Jährlich sterben nach Angaben der Weltgesundheitsorganisation (WHO) circa 1,5 Millionen Menschen an Tuberkulose (TB), einer Erkrankung der Lunge, die durch das Mycobacterium tuberculosis hervorgerufen wird. Besonders betroffen sind auch Menschen mit einem geschwächten Immunsystem wie HIV-Infizierte. Die Bekämpfung der Krankheit und die Eindämmung ihrer weltweiten Verbreitung stellen die Tuberkulose-Forschung vor eine Reihe von Herausforderungen: Es fehlen wirksame Impfungen und Medikamente gegen TB; immer häufiger treten resistente und multiresistente Keime auf, gegen die nur noch wenige Antibiotika helfen; dringend benötigt werden auch Biomarker, mit denen der Erfolg einer individuellen Behandlung verlässlich prognostiziert bzw. überwacht werden kann.

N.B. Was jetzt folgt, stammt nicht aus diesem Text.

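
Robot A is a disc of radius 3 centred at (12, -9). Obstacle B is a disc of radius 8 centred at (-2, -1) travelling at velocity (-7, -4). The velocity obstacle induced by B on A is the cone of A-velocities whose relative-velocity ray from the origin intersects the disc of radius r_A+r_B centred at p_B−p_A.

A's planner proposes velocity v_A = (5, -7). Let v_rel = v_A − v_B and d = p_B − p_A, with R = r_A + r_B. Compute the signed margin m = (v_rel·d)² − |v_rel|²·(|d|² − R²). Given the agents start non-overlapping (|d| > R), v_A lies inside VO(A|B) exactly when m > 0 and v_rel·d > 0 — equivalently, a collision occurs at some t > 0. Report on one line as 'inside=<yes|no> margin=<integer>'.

d = (-14, 8),  |d|² = 260;  R = 3+8 = 11,  c = 260−11² = 139
v_rel = (12, -3),  |v_rel|² = 153;  v_rel·d = (12)·(-14) + (-3)·(8) = -192
153·t² + 384·t + 139 = 0  ⇒  m = (-192)² − 153·139 = 15597
m = 15597 > 0,  v_rel·d = -192 < 0  ⇒  outside

inside=no margin=15597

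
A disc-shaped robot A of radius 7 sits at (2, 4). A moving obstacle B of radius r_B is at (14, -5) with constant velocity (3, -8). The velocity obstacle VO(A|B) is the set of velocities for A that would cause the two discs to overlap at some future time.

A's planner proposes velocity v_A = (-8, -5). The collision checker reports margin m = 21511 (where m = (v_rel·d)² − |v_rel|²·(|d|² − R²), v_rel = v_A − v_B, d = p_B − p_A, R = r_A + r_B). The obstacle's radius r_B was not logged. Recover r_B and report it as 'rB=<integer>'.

m = 21511
d = (12, -9);  v_rel = (-11, 3),  |v_rel|² = 130
v_rel×d = (-11)·(-9) − (3)·(12) = 63
since m = R²·130 − 63²:  R² = (3969 + 21511) / 130 = 196
R = √196 = 14  ⇒  r_B = 14 − 7 = 7

rB=7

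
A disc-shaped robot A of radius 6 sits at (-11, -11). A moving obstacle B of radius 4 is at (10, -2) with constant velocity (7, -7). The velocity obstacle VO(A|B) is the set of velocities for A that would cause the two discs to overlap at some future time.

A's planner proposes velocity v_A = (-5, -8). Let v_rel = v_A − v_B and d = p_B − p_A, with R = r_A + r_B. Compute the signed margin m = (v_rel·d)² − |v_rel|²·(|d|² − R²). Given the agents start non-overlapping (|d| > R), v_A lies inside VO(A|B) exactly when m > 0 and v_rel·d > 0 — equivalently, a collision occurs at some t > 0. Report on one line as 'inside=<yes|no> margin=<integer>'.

d = (21, 9),  |d|² = 522;  R = 6+4 = 10,  c = 522−10² = 422
v_rel = (-12, -1),  |v_rel|² = 145;  v_rel·d = (-12)·(21) + (-1)·(9) = -261
145·t² + 522·t + 422 = 0  ⇒  m = (-261)² − 145·422 = 6931
m = 6931 > 0,  v_rel·d = -261 < 0  ⇒  outside

inside=no margin=6931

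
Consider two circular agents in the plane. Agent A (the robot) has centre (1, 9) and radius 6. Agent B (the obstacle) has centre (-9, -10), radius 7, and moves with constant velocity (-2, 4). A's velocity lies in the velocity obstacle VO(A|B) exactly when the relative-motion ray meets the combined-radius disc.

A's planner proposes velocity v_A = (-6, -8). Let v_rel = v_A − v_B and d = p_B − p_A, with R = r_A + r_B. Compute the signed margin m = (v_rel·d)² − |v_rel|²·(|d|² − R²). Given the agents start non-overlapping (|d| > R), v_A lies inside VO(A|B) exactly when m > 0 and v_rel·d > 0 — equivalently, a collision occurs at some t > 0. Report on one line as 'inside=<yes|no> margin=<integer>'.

d = (-10, -19),  |d|² = 461;  R = 6+7 = 13,  c = 461−13² = 292
v_rel = (-4, -12),  |v_rel|² = 160;  v_rel·d = (-4)·(-10) + (-12)·(-19) = 268
160·t² − 536·t + 292 = 0  ⇒  m = 268² − 160·292 = 25104
m = 25104 > 0,  v_rel·d = 268 > 0  ⇒  inside

inside=yes margin=25104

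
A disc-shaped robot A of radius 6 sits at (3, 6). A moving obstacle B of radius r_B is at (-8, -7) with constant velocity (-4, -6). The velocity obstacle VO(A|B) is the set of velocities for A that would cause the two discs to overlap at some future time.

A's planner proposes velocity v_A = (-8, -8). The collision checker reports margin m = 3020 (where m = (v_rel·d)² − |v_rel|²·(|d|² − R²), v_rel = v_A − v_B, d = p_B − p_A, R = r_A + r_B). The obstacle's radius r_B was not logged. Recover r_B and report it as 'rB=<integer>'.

m = 3020
d = (-11, -13);  v_rel = (-4, -2),  |v_rel|² = 20
v_rel×d = (-4)·(-13) − (-2)·(-11) = 30
since m = R²·20 − 30²:  R² = (900 + 3020) / 20 = 196
R = √196 = 14  ⇒  r_B = 14 − 6 = 8

rB=8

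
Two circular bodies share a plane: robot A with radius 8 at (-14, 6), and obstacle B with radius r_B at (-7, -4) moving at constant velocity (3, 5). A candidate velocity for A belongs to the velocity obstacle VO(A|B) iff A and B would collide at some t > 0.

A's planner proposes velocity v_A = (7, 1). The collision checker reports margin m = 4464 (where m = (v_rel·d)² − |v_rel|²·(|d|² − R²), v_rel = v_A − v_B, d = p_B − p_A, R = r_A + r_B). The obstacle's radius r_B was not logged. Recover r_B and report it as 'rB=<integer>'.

m = 4464
d = (7, -10);  v_rel = (4, -4),  |v_rel|² = 32
v_rel×d = (4)·(-10) − (-4)·(7) = -12
since m = R²·32 − (-12)²:  R² = (144 + 4464) / 32 = 144
R = √144 = 12  ⇒  r_B = 12 − 8 = 4

rB=4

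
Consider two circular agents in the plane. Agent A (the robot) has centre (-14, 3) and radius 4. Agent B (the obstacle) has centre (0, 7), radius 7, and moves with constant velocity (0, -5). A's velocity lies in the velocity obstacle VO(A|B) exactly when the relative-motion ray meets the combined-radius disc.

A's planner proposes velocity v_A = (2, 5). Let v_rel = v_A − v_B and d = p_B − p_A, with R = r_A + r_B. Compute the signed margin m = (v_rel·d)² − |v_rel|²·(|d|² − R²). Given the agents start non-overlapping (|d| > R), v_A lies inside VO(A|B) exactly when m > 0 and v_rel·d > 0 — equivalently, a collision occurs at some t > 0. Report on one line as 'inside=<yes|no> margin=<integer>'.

d = (14, 4),  |d|² = 212;  R = 4+7 = 11,  c = 212−11² = 91
v_rel = (2, 10),  |v_rel|² = 104;  v_rel·d = (2)·(14) + (10)·(4) = 68
104·t² − 136·t + 91 = 0  ⇒  m = 68² − 104·91 = -4840
m = -4840 < 0,  v_rel·d = 68 > 0  ⇒  outside

inside=no margin=-4840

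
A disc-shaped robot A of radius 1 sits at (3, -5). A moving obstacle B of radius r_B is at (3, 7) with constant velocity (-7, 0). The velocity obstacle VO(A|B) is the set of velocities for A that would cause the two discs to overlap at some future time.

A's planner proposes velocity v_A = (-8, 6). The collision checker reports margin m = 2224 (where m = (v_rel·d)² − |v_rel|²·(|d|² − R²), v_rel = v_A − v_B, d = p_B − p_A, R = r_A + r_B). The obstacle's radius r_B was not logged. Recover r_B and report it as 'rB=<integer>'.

m = 2224
d = (0, 12);  v_rel = (-1, 6),  |v_rel|² = 37
v_rel×d = (-1)·(12) − (6)·(0) = -12
since m = R²·37 − (-12)²:  R² = (144 + 2224) / 37 = 64
R = √64 = 8  ⇒  r_B = 8 − 1 = 7

rB=7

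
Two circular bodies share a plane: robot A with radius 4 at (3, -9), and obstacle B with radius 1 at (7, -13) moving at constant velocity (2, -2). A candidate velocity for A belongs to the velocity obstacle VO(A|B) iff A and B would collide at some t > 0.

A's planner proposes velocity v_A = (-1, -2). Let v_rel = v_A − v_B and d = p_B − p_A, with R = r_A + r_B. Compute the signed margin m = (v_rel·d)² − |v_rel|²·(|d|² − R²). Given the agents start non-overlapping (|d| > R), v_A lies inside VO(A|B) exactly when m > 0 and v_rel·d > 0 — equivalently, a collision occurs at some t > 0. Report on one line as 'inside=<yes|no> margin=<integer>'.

d = (4, -4),  |d|² = 32;  R = 4+1 = 5,  c = 32−5² = 7
v_rel = (-3, 0),  |v_rel|² = 9;  v_rel·d = (-3)·(4) + (0)·(-4) = -12
9·t² + 24·t + 7 = 0  ⇒  m = (-12)² − 9·7 = 81
m = 81 > 0,  v_rel·d = -12 < 0  ⇒  outside

inside=no margin=81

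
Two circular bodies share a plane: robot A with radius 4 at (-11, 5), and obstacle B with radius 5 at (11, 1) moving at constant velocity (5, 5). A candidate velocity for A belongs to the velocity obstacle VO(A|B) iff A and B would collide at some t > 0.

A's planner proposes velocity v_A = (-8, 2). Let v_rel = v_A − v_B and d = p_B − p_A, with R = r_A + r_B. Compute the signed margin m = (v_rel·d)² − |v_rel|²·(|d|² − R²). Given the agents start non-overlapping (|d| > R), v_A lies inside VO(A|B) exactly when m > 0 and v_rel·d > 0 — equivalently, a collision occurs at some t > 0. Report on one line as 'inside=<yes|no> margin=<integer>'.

d = (22, -4),  |d|² = 500;  R = 4+5 = 9,  c = 500−9² = 419
v_rel = (-13, -3),  |v_rel|² = 178;  v_rel·d = (-13)·(22) + (-3)·(-4) = -274
178·t² + 548·t + 419 = 0  ⇒  m = (-274)² − 178·419 = 494
m = 494 > 0,  v_rel·d = -274 < 0  ⇒  outside

inside=no margin=494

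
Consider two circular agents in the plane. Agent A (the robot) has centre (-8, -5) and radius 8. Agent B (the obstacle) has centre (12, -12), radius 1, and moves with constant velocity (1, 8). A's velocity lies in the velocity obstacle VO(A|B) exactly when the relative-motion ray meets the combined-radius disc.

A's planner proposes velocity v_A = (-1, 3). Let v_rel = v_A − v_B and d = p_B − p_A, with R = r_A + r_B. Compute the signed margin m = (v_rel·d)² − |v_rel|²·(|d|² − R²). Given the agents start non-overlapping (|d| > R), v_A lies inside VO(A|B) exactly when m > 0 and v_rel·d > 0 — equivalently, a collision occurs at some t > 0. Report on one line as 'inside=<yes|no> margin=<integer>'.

d = (20, -7),  |d|² = 449;  R = 8+1 = 9,  c = 449−9² = 368
v_rel = (-2, -5),  |v_rel|² = 29;  v_rel·d = (-2)·(20) + (-5)·(-7) = -5
29·t² + 10·t + 368 = 0  ⇒  m = (-5)² − 29·368 = -10647
m = -10647 < 0,  v_rel·d = -5 < 0  ⇒  outside

inside=no margin=-10647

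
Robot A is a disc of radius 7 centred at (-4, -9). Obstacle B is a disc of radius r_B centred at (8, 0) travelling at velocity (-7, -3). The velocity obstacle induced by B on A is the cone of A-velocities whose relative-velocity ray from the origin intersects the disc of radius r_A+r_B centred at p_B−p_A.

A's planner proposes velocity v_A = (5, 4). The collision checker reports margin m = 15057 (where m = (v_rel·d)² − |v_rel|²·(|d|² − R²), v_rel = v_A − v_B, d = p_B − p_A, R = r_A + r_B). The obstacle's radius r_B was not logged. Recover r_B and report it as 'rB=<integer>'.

m = 15057
d = (12, 9);  v_rel = (12, 7),  |v_rel|² = 193
v_rel×d = (12)·(9) − (7)·(12) = 24
since m = R²·193 − 24²:  R² = (576 + 15057) / 193 = 81
R = √81 = 9  ⇒  r_B = 9 − 7 = 2

rB=2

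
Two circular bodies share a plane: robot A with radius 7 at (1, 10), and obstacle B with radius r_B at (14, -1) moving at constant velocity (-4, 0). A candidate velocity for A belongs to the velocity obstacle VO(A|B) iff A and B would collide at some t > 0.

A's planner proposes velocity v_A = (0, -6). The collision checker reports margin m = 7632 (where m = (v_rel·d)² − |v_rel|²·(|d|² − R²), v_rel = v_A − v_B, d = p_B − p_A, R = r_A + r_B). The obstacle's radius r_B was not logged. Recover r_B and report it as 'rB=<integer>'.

m = 7632
d = (13, -11);  v_rel = (4, -6),  |v_rel|² = 52
v_rel×d = (4)·(-11) − (-6)·(13) = 34
since m = R²·52 − 34²:  R² = (1156 + 7632) / 52 = 169
R = √169 = 13  ⇒  r_B = 13 − 7 = 6

rB=6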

Der Welt-Tuberkulose-Tag wird jedes Jahr am 24. März begangen, um den Tag im Jahr 1882 zu markieren, an dem das Tuberkulose verursachende Bakterium entdeckt wurde. Im Folgenden finden Sie Beispiele aus der Tuberkulose-Forschung im DZIF, in denen unsere Wissenschaftler:innen maßgeblich zur Erkennung und Bewältigung dieser Herausforderungen beigetragen haben.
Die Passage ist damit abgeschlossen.